Comparison of normalized partial Raman spectra MP2, MP, and M2P with corresponding normalized MCR loadings

The Malfait’s spectral decomposition was performed with our own FORTRAN program JaneDove, using the equilibrium molar amounts of M2P, MP, and MP2. Such way partial Raman spectra (PRS) of M2P, MP, and MP2 were obtained. The experimental data were reproduced by the calculated spectra with a very good accuracy on the level of experimental noise (Fig. 4).

Fig. 4
figure 4

Comparison of experimental and Malfait’s method calculated Raman spectra

The normalized partial Raman spectra of M2P, MP, and MP2 are plotted in Fig. 3 where they are compared with the corresponding normalized MCR loadings. It can be seen that normalized MCR loadings are practically the same as the normalized PRS. The only exception is the non-physical negative part of PRS M2P ranging from 1215 to 1370 cm−1 caused probably by some singularity problems and small errors in baseline subtraction.
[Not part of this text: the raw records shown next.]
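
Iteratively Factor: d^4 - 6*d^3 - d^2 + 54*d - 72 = (d - 4)*(d^3 - 2*d^2 - 9*d + 18) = (d - 4)*(d + 3)*(d^2 - 5*d + 6) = (d - 4)*(d - 2)*(d + 3)*(d - 3)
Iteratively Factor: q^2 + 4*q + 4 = (q + 2)*(q + 2)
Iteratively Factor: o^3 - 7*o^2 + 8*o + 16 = (o - 4)*(o^2 - 3*o - 4) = (o - 4)*(o + 1)*(o - 4)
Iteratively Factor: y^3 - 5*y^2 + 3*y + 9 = (y + 1)*(y^2 - 6*y + 9) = (y - 3)*(y + 1)*(y - 3)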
The MCR results are not unique. All experimental spectra and loadings (i.e. the spectra of “pure” component) can be scaled by multiplying or dividing them by an arbitrary positive constant. Such scaling of the experimental spectra and loadings is reflected in the corresponding change of the scores. This way, scores can be adjusted to reproduce the equilibrium molar amounts of system components. Adjustment of the scores is done by minimizing the sum of the squares of the differences between equilibrium molar amounts and corresponding scores. A good agreement between the adjusted scores and equilibrium molar amounts of system components is illustrated in Fig. 5.

Fig. 5
figure 5

Comparison of adjusted scores and equilibrium molar amounts of MP2, MP and M2P

Conclusions

The PRS obtained from the TDM-SV by the Malfait’s method are in good agreement with the loadings obtained by the MCR method. MCR and Malfait’s decomposition based on the results of TDM-SV reproduced the experimental spectra with good accuracy. The MCR loadings coincide with the Malfait’s PRS and the adjusted scores agree well with the normalized molar amounts of system components. The obtained results confirm the TDM.